25, 50 and 75 years ago
 
October 26, 1984
In the next several weeks, U.S. working people will be deluged with a flood of lies about the Grenada revolution, its achievements, and its overthrow. The occasion for the storm of demagoguery is the first anniversary of the U.S. invasion of the Caribbean island on October 25.

U.S. employers and their government will take this opportunity to not only smear the Grenada revolution, but to try to win support for the U.S. war in Central America. Countering the employers’ lies about the Grenada revolution is an essential task for all its supporters and an important contribution to the fight against Washington’s escalating war in Central America.
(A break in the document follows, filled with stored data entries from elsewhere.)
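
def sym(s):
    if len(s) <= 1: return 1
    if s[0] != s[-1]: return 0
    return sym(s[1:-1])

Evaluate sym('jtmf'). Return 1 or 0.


sym('jtmf'): s[0]='j' != s[-1]='f' -> return 0
Result: 0 (not a palindrome)

0


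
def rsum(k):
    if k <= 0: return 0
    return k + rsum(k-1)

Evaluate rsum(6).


rsum(6)
= 6 + 5 + 4 + 3 + 2 + 1 + rsum(0)
= 6 + 5 + 4 + 3 + 2 + 1 + 0
= 21

21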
“There’s a bipartisan drive to deepen the U.S. rulers’ war,” explained Mel Mason, Socialist Workers Party presidential candidate. “Democratic presidential hopeful Walter Mondale has made clear his support to the U.S. invasion and occupation of Grenada.  
 
October 26, 1959
As President Eisenhower moved to force the steel strikers back to work, a group of supervisors turned up at the plant gate of U.S. Steel’s Fairless Works in Morrisville, Pa., to enter the mill as they have been doing since the strike began.

But this time a mass picket line turned them away. A union spokesman said the local had ended its policy of permitting supervisors to enter the plant because they had been violating an agreement to restrict themselves to maintenance work.
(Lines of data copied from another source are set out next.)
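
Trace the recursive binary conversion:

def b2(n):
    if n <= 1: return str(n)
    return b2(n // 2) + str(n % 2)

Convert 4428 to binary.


b2(4428) = b2(2214) + '0'
b2(2214) = b2(1107) + '0'
b2(1107) = b2(553) + '1'
b2(553) = b2(276) + '1'
b2(276) = b2(138) + '0'
b2(138) = b2(69) + '0'
b2(69) = b2(34) + '1'
b2(34) = b2(17) + '0'
b2(17) = b2(8) + '1'
b2(8) = b2(4) + '0'
b2(4) = b2(2) + '0'
b2(2) = b2(1) + '0'
b2(1) = '1'  (base case)
Concatenating: '1' + '0' + '0' + '0' + '1' + '0' + '1' + '0' + '0' + '1' + '1' + '0' + '0' = '1000101001100'

1000101001100


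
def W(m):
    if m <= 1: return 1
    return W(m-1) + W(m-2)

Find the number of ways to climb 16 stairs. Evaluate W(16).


Building up from base cases:
W(0) = 1
W(1) = 1
W(2) = W(1) + W(0) = 1 + 1 = 2
W(3) = W(2) + W(1) = 2 + 1 = 3
W(4) = W(3) + W(2) = 3 + 2 = 5
W(5) = W(4) + W(3) = 5 + 3 = 8
W(6) = W(5) + W(4) = 8 + 5 = 13
W(7) = W(6) + W(5) = 13 + 8 = 21
W(8) = W(7) + W(6) = 21 + 13 = 34
W(9) = W(8) + W(7) = 34 + 21 = 55
W(10) = W(9) + W(8) = 55 + 34 = 89
W(11) = W(10) + W(9) = 89 + 55 = 144
W(12) = W(11) + W(10) = 144 + 89 = 233
W(13) = W(12) + W(11) = 233 + 144 = 377
W(14) = W(13) + W(12) = 377 + 233 = 610
W(15) = W(14) + W(13) = 610 + 377 = 987
W(16) = W(15) + W(14) = 987 + 610 = 1597

1597


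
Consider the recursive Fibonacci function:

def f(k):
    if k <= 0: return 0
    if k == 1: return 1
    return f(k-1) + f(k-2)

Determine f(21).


Computing f(21) bottom-up:
f(0) = 0
f(1) = 1
f(2) = f(1) + f(0) = 1 + 0 = 1
f(3) = f(2) + f(1) = 1 + 1 = 2
f(4) = f(3) + f(2) = 2 + 1 = 3
f(5) = f(4) + f(3) = 3 + 2 = 5
f(6) = f(5) + f(4) = 5 + 3 = 8
f(7) = f(6) + f(5) = 8 + 5 = 13
f(8) = f(7) + f(6) = 13 + 8 = 21
f(9) = f(8) + f(7) = 21 + 13 = 34
f(10) = f(9) + f(8) = 34 + 21 = 55
f(11) = f(10) + f(9) = 55 + 34 = 89
f(12) = f(11) + f(10) = 89 + 55 = 144
f(13) = f(12) + f(11) = 144 + 89 = 233
f(14) = f(13) + f(12) = 233 + 144 = 377
f(15) = f(14) + f(13) = 377 + 233 = 610
f(16) = f(15) + f(14) = 610 + 377 = 987
f(17) = f(16) + f(15) = 987 + 610 = 1597
f(18) = f(17) + f(16) = 1597 + 987 = 2584
f(19) = f(18) + f(17) = 2584 + 1597 = 4181
f(20) = f(19) + f(18) = 4181 + 2584 = 6765
f(21) = f(20) + f(19) = 6765 + 4181 = 10946

10946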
The incident reflects the mood of increased militancy being generated among the steel workers by the strike-breaking moves of the companies and the government.
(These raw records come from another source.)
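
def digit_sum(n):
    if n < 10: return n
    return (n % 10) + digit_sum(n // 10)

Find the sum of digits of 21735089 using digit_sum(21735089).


digit_sum(21735089) = 9 + digit_sum(2173508)
digit_sum(2173508) = 8 + digit_sum(217350)
digit_sum(217350) = 0 + digit_sum(21735)
digit_sum(21735) = 5 + digit_sum(2173)
digit_sum(2173) = 3 + digit_sum(217)
digit_sum(217) = 7 + digit_sum(21)
digit_sum(21) = 1 + digit_sum(2)
digit_sum(2) = 2  (base case)
Total: 9 + 8 + 0 + 5 + 3 + 7 + 1 + 2 = 35

35


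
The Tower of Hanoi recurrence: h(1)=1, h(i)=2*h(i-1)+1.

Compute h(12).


h(12) = 2 * h(11) + 1
h(11) = 2 * h(10) + 1
h(10) = 2 * h(9) + 1
h(9) = 2 * h(8) + 1
h(8) = 2 * h(7) + 1
h(7) = 2 * h(6) + 1
h(6) = 2 * h(5) + 1
h(5) = 2 * h(4) + 1
h(4) = 2 * h(3) + 1
h(3) = 2 * h(2) + 1
h(2) = 2 * h(1) + 1
h(1) = 1  (base case)
h(2) = 2 * 1 + 1 = 3
h(3) = 2 * 3 + 1 = 7
h(4) = 2 * 7 + 1 = 15
h(5) = 2 * 15 + 1 = 31
h(6) = 2 * 31 + 1 = 63
h(7) = 2 * 63 + 1 = 127
h(8) = 2 * 127 + 1 = 255
h(9) = 2 * 255 + 1 = 511
h(10) = 2 * 511 + 1 = 1023
h(11) = 2 * 1023 + 1 = 2047
h(12) = 2 * 2047 + 1 = 4095

4095


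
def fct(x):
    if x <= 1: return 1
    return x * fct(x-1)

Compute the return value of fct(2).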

Reports from the major steel centers show general recognition among union ranks that the days ahead are crucial in the defense of their organization. They are ready to strike again at the end of the 80-day injunction rather than accept a company plan to gut the union.  
 
October 27, 1934
President Roosevelt in his latest address to the bankers was greeted by them with a thundering ovation.

After listening to his explanation of what the New Deal really means, they decided rapturously that they were all for him, and it.

President Roosevelt guarantees no Government interference with the swindling operations of the money-changers, against which he spoke so eloquently when he was first elected. He reminded them of all that he had done for “them” towards bolstering up their crumbling concerns, towards guaranteeing them payment on their bad loans, towards “restoring public confidence” in them at a time when their reputation was unsavory, to say the least. And he delicately hinted that he would do as much or more for them in the future.

The benefit of this juggling to the Government is an artificial relieving of the strain on the budget, caused not by relief expenditures, but by direct loans to industry.